PJ "Pom launch ahead of ests. MM020 delay positive. AAD Aprem data Sat could = upward revisions. $126 tgt. Our top pick"
PJ "Mgt dinner confirms CELG as our top pick for 2013. Pomalyst launch ahead of internal expectations. MM-020 slowdown could point to positive data & upside to ests. AAD Aprem detail could lead to upward revisions. OW. Target $126
Celgene Corporation (CELG)
Dinner with Management Confirms Our Bullish Outlook for 2013
C O N C L U S I O N
We are reiterating our Overweight rating and outlining CELG as our top large cap pick for 2013 following dinner we hosted with management. There were three key takeaways from the dinner that support our bullish outlook:
1) Pomalyst could get off to a fast start as use could rapidly expand to earlier lines of treatment, despite its recent approval in refractory multiple myeloma (MM) patients,
2) MM-020 data unlikely until late 2Q13 (vs. April previously) as PFS event rate has slowed down, which could signal improved outcomes with Revlimid + dexamethasone in newly diagnosed MM patients and
3) Apremilast Phase III psoriasis data at the AAD conference on Saturday/Sunday could confirm an efficacy and safety advantage relative to methotrexate and potentially biologics. These factors could drive upward revision of long term revenue and earnings guidance and upside to CELG shares.

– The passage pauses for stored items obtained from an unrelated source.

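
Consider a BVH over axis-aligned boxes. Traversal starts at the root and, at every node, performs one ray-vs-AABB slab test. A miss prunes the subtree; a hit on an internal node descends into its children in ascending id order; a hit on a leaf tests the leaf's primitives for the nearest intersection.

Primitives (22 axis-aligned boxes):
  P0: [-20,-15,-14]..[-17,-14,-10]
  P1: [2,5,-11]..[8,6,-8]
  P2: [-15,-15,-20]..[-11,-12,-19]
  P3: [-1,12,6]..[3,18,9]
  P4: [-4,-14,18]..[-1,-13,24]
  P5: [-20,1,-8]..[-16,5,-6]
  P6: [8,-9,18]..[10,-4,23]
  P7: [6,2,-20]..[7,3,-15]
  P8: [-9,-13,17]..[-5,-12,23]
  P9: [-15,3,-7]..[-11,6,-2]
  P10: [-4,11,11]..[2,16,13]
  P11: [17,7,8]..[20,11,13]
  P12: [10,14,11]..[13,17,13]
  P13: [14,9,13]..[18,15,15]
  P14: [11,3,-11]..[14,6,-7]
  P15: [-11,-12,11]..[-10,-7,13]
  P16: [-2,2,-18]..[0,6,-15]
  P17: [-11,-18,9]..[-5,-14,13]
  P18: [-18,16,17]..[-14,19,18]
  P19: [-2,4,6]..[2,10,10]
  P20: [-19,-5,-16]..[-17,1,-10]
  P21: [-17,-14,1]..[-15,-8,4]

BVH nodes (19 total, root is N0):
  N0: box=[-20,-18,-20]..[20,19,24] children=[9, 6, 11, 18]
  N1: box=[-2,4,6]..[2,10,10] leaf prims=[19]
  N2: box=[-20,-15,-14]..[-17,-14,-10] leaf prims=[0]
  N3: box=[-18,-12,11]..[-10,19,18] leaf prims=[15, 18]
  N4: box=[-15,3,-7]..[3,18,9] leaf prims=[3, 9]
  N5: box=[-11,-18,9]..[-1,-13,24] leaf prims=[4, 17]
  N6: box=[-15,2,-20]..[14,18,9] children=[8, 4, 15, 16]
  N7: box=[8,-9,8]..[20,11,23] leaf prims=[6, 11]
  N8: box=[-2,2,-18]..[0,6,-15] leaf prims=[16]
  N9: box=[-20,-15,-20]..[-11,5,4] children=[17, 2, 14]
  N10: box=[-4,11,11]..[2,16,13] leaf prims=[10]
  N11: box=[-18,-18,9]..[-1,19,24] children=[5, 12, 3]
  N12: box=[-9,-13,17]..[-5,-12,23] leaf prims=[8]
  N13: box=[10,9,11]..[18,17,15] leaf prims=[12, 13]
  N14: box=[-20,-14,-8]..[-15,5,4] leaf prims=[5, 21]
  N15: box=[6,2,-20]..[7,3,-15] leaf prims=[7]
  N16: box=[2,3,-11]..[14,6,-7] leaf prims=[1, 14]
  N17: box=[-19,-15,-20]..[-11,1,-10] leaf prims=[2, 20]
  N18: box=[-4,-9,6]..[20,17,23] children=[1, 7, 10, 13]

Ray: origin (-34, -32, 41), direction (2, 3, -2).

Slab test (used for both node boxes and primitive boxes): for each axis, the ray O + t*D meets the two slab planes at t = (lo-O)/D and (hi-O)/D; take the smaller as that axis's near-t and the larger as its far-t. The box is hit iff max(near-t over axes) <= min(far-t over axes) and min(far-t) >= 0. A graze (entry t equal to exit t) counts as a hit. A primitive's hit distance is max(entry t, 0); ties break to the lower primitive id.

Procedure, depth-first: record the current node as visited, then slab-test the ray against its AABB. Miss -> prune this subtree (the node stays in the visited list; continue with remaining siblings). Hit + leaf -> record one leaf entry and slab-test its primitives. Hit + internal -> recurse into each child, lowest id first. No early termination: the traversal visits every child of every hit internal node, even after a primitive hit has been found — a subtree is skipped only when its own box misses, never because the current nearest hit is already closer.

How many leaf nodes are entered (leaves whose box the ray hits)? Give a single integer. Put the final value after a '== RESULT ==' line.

Trace the traversal:
N0 x:[7,27] y:[14/3,17] z:[17/2,61/2] -> hit [17/2,17], descend [6, 9, 11, 18]
  N6 x:[19/2,24] y:[34/3,50/3] z:[16,61/2] -> hit [16,50/3], descend [4, 8, 15, 16]
    N4 x:[19/2,37/2] y:[35/3,50/3] z:[16,24] -> hit [16,50/3] leaf, test {P3@t=33/2, P9(miss)}
    N8 x:[16,17] y:[34/3,38/3] z:[28,59/2] -> miss, prune
    N15 x:[20,41/2] y:[34/3,35/3] z:[28,61/2] -> miss, prune
    N16 x:[18,24] y:[35/3,38/3] z:[24,26] -> miss, prune
  N9 x:[7,23/2] y:[17/3,37/3] z:[37/2,61/2] -> miss, prune
  N11 x:[8,33/2] y:[14/3,17] z:[17/2,16] -> hit [17/2,16], descend [3, 5, 12]
    N3 x:[8,12] y:[20/3,17] z:[23/2,15] -> hit [23/2,12] leaf, test {P15(miss), P18(miss)}
    N5 x:[23/2,33/2] y:[14/3,19/3] z:[17/2,16] -> miss, prune
    N12 x:[25/2,29/2] y:[19/3,20/3] z:[9,12] -> miss, prune
  N18 x:[15,27] y:[23/3,49/3] z:[9,35/2] -> hit [15,49/3], descend [1, 7, 10, 13]
    N1 x:[16,18] y:[12,14] z:[31/2,35/2] -> miss, prune
    N7 x:[21,27] y:[23/3,43/3] z:[9,33/2] -> miss, prune
    N10 x:[15,18] y:[43/3,16] z:[14,15] -> hit [15,15] leaf, test {P10@t=15}
    N13 x:[22,26] y:[41/3,49/3] z:[13,15] -> miss, prune

Summary -> nodes [0, 6, 4, 8, 15, 16, 9, 11, 3, 5, 12, 18, 1, 7, 10, 13]; box-tests=16; leaf-entries=3; first=P10

== RESULT ==
3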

• Pomalyst launch ahead of internal expectations. Celgene confirmed Pomalyst has shipped to the distribution channels and all specialty pharmacies and physicians are registered to prescribe the drug through the required Pomalyst REMS program. While scripts have been written for patients, within the typical 3-4 week timeframe after the Feb 8th approval, we will not have access to scrip number as Celgene has restricted the data from 3rd party sources, i.e. IMS and Source Healthcare Analytics. Management has conveyed that Pomalyst prescriptions to date are at or ahead of internal Key Performance Indicators (KPIs). We believe the real world experience could be better than the clinical trials in terms of safety as anecdotally, physicians have observed improved tolerability with Pomalyst compared to Revlimid. Trial data had suggested less hematological toxicity than Revlimid, but increased neurotoxicity.
However, tolerability issues have not been a main concern, in our view, and opens Pomalyst treatment in earlier lines of therapy. The confirmatory Phase III study, MM-007, is an SPA approved trial, which based on FDA discussions required Velcade +dex as the active comparator arm, and will likely enroll patients with fewer prior therapies (3-4 vs 5 in Phase II). We continue to believe that our $67mn estimate and Street’s $72mn for 2013 Pomalyst sales remain highly conservative given Kyprolis’ $62mn in less than 6 months of sales last year, Pomalyst’s survival benefit in the MM-003 Phase III study, and higher pricing (Pomalyst $10,500 vs. Kyprolis $9,950).
Slow down in event rate in the MM-020 could point to positive data. Celgene has revised its timing for Revlimid MM-020 Phase III results to late 2Q13 (mid-year) from April, after observing the trial’s event rate slowing dramatically over the past month. We continue to expect positive data, as MPT (comparator arm) has consistently showed a 24 month median PFS, whereas continuous Revlimid treatment reached 31 months (MM-015), with Rev + dex likely supporting better outcomes in MM-020. The MM-020 study is 80% powered to show 25% improvement in PFS for Revlimid+dex over MPT (30 vs 24 months). The trial is also designed to show a survival benefit, being 78% powered for a 25% improvement in OS (54 vs 46 months). Given the substantial clinical evidence of earlier trials, we believe the delay could be attributable to the superior Revlimid benefit. Overall, we expect a significant PFS benefit, a trend toward overall survival, and an SPM rate lower than MPT; supporting European approval and rapid cannibalization of MP based regimens (Thalomid and Velcade based); which could support upside to our assumptions for peak front line/maintenance sales in Europe of $2-3bn.